Let $V$ be a vector space over a field $F$. Let $S,T\colon V\to F$ be linear transformations. Assume that $N(T)\subseteq N(S)$. Show that there exists $a\in F$ such that $S=aT$.
$N(T)$ and $N(S)$ are the null spaces.
I've messed around with this problem for a couple hours but I didn't really get anywhere. I thought about showing that $S(v)/T(v)$ is a constant for all $v$ or showing that $S$ and $T$ are linearly dependent in the vector space $L(V,F)$ of all linear transformations from $V$ to $F$.
Can anyone outline a solution?
Either $\ker S=V$, in which case just let $a=0$, or $S\neq 0$, in which case $\ker T\subseteq\ker S$ gives $\operatorname{codim}\ker T\geqslant 1$ and hence $\ker T=\ker S$ (since $\operatorname{codim}\ker T\leqslant 1$ from $T\colon V\to F$).

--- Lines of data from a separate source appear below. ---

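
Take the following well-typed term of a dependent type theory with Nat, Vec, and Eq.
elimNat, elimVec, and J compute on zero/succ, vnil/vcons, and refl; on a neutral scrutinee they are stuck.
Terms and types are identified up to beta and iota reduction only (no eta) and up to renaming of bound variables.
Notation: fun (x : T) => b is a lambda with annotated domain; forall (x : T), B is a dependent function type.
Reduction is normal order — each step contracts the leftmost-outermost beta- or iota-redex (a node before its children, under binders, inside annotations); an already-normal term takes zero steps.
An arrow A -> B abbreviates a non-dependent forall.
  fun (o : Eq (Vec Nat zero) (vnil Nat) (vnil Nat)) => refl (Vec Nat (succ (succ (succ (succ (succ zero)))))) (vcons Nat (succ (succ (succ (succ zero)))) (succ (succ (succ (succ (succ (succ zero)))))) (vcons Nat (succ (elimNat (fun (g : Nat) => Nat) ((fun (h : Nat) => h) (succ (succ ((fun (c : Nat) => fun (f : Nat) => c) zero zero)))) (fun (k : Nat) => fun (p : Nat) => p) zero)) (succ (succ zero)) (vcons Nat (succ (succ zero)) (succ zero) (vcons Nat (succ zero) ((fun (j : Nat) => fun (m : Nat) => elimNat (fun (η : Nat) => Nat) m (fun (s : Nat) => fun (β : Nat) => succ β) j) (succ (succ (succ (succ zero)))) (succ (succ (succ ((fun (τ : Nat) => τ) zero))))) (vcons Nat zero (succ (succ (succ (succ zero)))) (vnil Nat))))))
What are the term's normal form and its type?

normal form:
  fun (o : Eq (Vec Nat zero) (vnil Nat) (vnil Nat)) => refl (Vec Nat (succ (succ (succ (succ (succ zero)))))) (vcons Nat (succ (succ (succ (succ zero)))) (succ (succ (succ (succ (succ (succ zero)))))) (vcons Nat (succ (succ (succ zero))) (succ (succ zero)) (vcons Nat (succ (succ zero)) (succ zero) (vcons Nat (succ zero) (succ (succ (succ (succ (succ (succ (succ zero))))))) (vcons Nat zero (succ (succ (succ (succ zero)))) (vnil Nat))))))
the term's type:
  Eq (Vec Nat zero) (vnil Nat) (vnil Nat) -> Eq (Vec Nat (succ (succ (succ (succ (succ zero)))))) (vcons Nat (succ (succ (succ (succ zero)))) (succ (succ (succ (succ (succ (succ zero)))))) (vcons Nat (succ (succ (succ zero))) (succ (succ zero)) (vcons Nat (succ (succ zero)) (succ zero) (vcons Nat (succ zero) (succ (succ (succ (succ (succ (succ (succ zero))))))) (vcons Nat zero (succ (succ (succ (succ zero)))) (vnil Nat)))))) (vcons Nat (succ (succ (succ (succ zero)))) (succ (succ (succ (succ (succ (succ zero)))))) (vcons Nat (succ (succ (succ zero))) (succ (succ zero)) (vcons Nat (succ (succ zero)) (succ zero) (vcons Nat (succ zero) (succ (succ (succ (succ (succ (succ (succ zero))))))) (vcons Nat zero (succ (succ (succ (succ zero)))) (vnil Nat))))))


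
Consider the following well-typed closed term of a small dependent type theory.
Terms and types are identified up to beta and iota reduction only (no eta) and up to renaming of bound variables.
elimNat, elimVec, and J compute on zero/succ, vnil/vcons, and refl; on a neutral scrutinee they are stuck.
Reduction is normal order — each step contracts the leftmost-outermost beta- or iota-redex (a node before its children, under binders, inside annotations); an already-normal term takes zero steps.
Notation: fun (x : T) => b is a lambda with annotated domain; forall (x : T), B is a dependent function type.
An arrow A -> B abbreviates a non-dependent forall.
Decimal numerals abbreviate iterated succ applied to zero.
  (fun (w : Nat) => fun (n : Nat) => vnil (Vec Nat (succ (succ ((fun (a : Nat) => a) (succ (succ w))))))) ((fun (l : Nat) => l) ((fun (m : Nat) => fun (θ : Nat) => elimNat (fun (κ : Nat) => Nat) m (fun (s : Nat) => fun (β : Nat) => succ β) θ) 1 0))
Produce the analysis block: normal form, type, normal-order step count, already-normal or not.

reduced normal form:
  fun (w : Nat) => vnil (Vec Nat 5)
the term's type:
  Nat -> Vec (Vec Nat 5) 0
steps to reach normal form (normal order): 6
already normal: no
first contracted redex: a beta-redex


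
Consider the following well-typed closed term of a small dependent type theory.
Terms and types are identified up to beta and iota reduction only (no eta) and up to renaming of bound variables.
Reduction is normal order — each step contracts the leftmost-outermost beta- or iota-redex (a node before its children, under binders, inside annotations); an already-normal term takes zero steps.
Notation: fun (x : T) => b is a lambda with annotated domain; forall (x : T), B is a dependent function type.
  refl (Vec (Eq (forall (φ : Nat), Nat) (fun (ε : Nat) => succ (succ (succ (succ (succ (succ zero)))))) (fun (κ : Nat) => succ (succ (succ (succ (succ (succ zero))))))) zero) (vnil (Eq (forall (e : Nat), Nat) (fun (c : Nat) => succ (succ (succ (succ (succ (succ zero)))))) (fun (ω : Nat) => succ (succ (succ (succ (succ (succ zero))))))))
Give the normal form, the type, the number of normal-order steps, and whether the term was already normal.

normal form:
  refl (Vec (Eq (forall (φ : Nat), Nat) (fun (ε : Nat) => succ (succ (succ (succ (succ (succ zero)))))) (fun (κ : Nat) => succ (succ (succ (succ (succ (succ zero))))))) zero) (vnil (Eq (forall (e : Nat), Nat) (fun (c : Nat) => succ (succ (succ (succ (succ (succ zero)))))) (fun (ω : Nat) => succ (succ (succ (succ (succ (succ zero))))))))
type:
  Eq (Vec (Eq (forall (φ : Nat), Nat) (fun (ε : Nat) => succ (succ (succ (succ (succ (succ zero)))))) (fun (κ : Nat) => succ (succ (succ (succ (succ (succ zero))))))) zero) (vnil (Eq (forall (e : Nat), Nat) (fun (c : Nat) => succ (succ (succ (succ (succ (succ zero)))))) (fun (ω : Nat) => succ (succ (succ (succ (succ (succ zero)))))))) (vnil (Eq (forall (v : Nat), Nat) (fun (χ : Nat) => succ (succ (succ (succ (succ (succ zero)))))) (fun (α : Nat) => succ (succ (succ (succ (succ (succ zero))))))))
steps to reach normal form (normal order): 0
started in normal form: yes


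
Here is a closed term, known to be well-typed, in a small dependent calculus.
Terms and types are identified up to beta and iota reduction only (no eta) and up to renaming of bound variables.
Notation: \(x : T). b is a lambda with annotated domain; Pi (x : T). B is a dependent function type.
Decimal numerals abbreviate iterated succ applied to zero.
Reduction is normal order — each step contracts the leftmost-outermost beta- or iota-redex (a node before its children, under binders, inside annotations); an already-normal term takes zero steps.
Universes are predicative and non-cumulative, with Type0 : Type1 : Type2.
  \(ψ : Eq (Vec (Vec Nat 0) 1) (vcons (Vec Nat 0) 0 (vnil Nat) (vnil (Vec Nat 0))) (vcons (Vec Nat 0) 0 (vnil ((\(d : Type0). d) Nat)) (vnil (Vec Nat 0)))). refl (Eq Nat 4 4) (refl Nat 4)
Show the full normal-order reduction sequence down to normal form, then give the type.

reduction (normal order):
  \(ψ : Eq (Vec (Vec Nat 0) 1) (vcons (Vec Nat 0) 0 (vnil Nat) (vnil (Vec Nat 0))) (vcons (Vec Nat 0) 0 (vnil ((\(d : Type0). d) Nat)) (vnil (Vec Nat 0)))). refl (Eq Nat 4 4) (refl Nat 4)
  ~> \(ψ : Eq (Vec (Vec Nat 0) 1) (vcons (Vec Nat 0) 0 (vnil Nat) (vnil (Vec Nat 0))) (vcons (Vec Nat 0) 0 (vnil Nat) (vnil (Vec Nat 0)))). refl (Eq Nat 4 4) (refl Nat 4)
type:
  Pi (ψ : Eq (Vec (Vec Nat 0) 1) (vcons (Vec Nat 0) 0 (vnil Nat) (vnil (Vec Nat 0))) (vcons (Vec Nat 0) 0 (vnil Nat) (vnil (Vec Nat 0)))). Eq (Eq Nat 4 4) (refl Nat 4) (refl Nat 4)


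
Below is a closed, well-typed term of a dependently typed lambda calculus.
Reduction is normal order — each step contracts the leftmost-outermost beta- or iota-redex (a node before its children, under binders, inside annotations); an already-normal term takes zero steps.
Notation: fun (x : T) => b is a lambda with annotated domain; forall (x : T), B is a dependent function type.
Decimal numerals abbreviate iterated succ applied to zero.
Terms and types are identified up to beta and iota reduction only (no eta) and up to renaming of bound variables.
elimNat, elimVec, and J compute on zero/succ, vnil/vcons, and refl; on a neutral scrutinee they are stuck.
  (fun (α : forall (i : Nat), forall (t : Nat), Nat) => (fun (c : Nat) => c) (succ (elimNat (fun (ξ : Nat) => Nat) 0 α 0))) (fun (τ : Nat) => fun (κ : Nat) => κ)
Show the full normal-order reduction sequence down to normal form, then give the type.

reduction (normal order):
  (fun (α : forall (i : Nat), forall (t : Nat), Nat) => (fun (c : Nat) => c) (succ (elimNat (fun (ξ : Nat) => Nat) 0 α 0))) (fun (τ : Nat) => fun (κ : Nat) => κ)
  ~> (fun (α : Nat) => α) (succ (elimNat (fun (i : Nat) => Nat) 0 (fun (t : Nat) => fun (c : Nat) => c) 0))
  ~> succ (elimNat (fun (α : Nat) => Nat) 0 (fun (i : Nat) => fun (t : Nat) => t) 0)
  ~> 1
the term's type:
  Nat


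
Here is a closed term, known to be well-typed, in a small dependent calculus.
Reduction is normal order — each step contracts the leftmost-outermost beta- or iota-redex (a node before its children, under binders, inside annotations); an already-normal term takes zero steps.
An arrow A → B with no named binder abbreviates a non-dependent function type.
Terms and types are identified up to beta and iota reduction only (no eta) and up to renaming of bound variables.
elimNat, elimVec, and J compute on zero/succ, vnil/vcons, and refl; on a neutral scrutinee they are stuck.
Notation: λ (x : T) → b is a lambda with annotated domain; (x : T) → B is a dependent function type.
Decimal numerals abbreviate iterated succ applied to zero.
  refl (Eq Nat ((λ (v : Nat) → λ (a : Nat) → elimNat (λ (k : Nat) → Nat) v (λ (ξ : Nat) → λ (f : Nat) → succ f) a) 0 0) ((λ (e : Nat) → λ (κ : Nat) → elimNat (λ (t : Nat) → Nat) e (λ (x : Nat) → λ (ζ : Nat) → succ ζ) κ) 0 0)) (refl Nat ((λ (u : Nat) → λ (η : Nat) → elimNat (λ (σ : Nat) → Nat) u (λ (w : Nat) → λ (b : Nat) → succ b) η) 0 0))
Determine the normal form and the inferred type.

reduced normal form:
  refl (Eq Nat 0 0) (refl Nat 0)
type:
  Eq (Eq Nat 0 0) (refl Nat 0) (refl Nat 0)


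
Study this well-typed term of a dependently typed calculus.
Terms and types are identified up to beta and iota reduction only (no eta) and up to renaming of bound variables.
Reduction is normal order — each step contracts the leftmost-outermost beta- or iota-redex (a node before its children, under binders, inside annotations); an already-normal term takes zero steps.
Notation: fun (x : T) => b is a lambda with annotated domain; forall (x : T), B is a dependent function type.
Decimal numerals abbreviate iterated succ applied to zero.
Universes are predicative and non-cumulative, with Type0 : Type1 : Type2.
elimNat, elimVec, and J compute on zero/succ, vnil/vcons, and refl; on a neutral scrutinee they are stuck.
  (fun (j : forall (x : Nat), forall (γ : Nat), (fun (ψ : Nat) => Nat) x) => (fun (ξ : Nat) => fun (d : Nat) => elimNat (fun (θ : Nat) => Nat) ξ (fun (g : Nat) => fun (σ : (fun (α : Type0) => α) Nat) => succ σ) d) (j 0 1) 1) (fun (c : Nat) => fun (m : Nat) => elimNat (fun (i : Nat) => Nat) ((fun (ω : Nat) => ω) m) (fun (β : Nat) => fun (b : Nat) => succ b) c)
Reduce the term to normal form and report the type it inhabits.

reduced normal form:
  2
inferred type:
  Nat
observation: reduction starts at a beta-redex, and 11 normal-order steps reach the normal form.


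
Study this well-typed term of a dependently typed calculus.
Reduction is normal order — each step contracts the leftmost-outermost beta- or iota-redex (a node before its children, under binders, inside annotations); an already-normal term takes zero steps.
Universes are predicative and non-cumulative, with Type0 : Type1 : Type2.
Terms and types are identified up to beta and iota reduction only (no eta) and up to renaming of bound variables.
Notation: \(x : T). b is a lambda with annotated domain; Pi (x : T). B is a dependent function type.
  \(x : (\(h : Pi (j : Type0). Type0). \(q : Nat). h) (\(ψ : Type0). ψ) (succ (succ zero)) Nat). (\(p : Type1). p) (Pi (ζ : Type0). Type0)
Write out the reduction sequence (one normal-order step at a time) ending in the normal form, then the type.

reduction (normal order):
  \(x : (\(h : Pi (j : Type0). Type0). \(q : Nat). h) (\(ψ : Type0). ψ) (succ (succ zero)) Nat). (\(p : Type1). p) (Pi (ζ : Type0). Type0)
  ~> \(x : (\(h : Nat). \(j : Type0). j) (succ (succ zero)) Nat). (\(q : Type1). q) (Pi (ψ : Type0). Type0)
  ~> \(x : (\(h : Type0). h) Nat). (\(j : Type1). j) (Pi (q : Type0). Type0)
  ~> \(x : Nat). (\(h : Type1). h) (Pi (j : Type0). Type0)
  ~> \(x : Nat). Pi (h : Type0). Type0
the term's type:
  Pi (x : Nat). Type1


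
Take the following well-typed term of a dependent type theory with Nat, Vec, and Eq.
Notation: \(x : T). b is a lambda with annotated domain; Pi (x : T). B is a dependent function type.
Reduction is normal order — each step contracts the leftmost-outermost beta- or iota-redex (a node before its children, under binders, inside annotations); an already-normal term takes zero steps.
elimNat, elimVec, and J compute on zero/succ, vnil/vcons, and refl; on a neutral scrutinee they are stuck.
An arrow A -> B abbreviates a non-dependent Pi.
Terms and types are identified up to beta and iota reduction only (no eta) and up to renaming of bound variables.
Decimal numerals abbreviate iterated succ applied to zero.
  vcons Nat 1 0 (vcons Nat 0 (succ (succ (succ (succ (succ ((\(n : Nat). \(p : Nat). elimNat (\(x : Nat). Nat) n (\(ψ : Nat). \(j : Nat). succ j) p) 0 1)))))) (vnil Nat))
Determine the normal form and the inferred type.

normal form:
  vcons Nat 1 0 (vcons Nat 0 6 (vnil Nat))
type:
  Vec Nat 2


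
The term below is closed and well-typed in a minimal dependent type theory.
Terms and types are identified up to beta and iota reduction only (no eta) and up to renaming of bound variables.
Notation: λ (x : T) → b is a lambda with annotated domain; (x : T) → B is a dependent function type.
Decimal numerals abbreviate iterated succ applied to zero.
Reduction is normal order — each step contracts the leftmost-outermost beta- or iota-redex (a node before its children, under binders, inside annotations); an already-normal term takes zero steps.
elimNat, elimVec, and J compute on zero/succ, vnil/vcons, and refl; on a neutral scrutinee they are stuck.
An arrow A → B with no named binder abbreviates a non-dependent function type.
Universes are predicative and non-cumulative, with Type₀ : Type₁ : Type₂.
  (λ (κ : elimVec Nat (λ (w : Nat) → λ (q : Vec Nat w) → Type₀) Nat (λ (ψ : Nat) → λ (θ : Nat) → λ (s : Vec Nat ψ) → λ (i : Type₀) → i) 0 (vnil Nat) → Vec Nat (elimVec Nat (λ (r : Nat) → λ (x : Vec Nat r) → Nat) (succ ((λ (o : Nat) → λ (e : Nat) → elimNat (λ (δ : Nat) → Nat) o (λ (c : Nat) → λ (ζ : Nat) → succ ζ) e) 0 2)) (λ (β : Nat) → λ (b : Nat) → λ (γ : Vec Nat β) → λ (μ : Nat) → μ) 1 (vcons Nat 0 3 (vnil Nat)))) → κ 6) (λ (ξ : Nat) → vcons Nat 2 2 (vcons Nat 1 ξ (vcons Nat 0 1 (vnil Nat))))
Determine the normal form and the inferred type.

normal form:
  vcons Nat 2 2 (vcons Nat 1 6 (vcons Nat 0 1 (vnil Nat)))
the term's type:
  Vec Nat 3
observation: normalization takes exactly 2 steps under the normal-order strategy.


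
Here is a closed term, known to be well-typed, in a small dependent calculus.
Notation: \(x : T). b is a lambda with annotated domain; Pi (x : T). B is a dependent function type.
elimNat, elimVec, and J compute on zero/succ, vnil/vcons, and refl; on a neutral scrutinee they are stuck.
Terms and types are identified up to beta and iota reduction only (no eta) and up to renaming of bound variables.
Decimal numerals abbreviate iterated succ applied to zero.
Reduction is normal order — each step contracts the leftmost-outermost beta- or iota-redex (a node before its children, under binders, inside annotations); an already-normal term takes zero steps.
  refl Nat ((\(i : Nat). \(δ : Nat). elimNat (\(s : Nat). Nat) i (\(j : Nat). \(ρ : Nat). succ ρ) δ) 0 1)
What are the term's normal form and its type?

resulting normal form:
  refl Nat 1
type:
  Eq Nat 1 1
observation: normalization takes exactly 6 steps under the normal-order strategy.


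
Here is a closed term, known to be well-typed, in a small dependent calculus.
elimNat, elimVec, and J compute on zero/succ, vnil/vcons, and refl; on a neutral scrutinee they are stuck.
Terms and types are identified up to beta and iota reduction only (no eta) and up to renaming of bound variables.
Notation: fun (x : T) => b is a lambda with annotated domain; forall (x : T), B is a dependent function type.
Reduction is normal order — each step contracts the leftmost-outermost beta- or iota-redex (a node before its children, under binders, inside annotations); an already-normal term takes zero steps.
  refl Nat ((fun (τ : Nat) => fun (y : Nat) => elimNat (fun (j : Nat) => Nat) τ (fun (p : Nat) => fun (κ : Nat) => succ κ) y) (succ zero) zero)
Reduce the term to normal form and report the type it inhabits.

resulting normal form:
  refl Nat (succ zero)
type:
  Eq Nat (succ zero) (succ zero)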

Pick $v\in V$ with $v\notin\ker T$ so $Tv\neq 0$ and let $a=\dfrac{Sv}{Tv}$. Since $\operatorname{codim}\ker T=1$ we have every $v'\in V$ satisfies $v'-\lambda v\in\ker T$ for some $\lambda\in F$ and hence $$Sv'=\bar{S}(v'+\ker T)=\lambda\bar{S}(v+\ker T)=\lambda aTv=aTv'$$ where $\bar{S}\colon V/\ker T\to F$ is the induced map from $\ker T\subseteq\ker S$.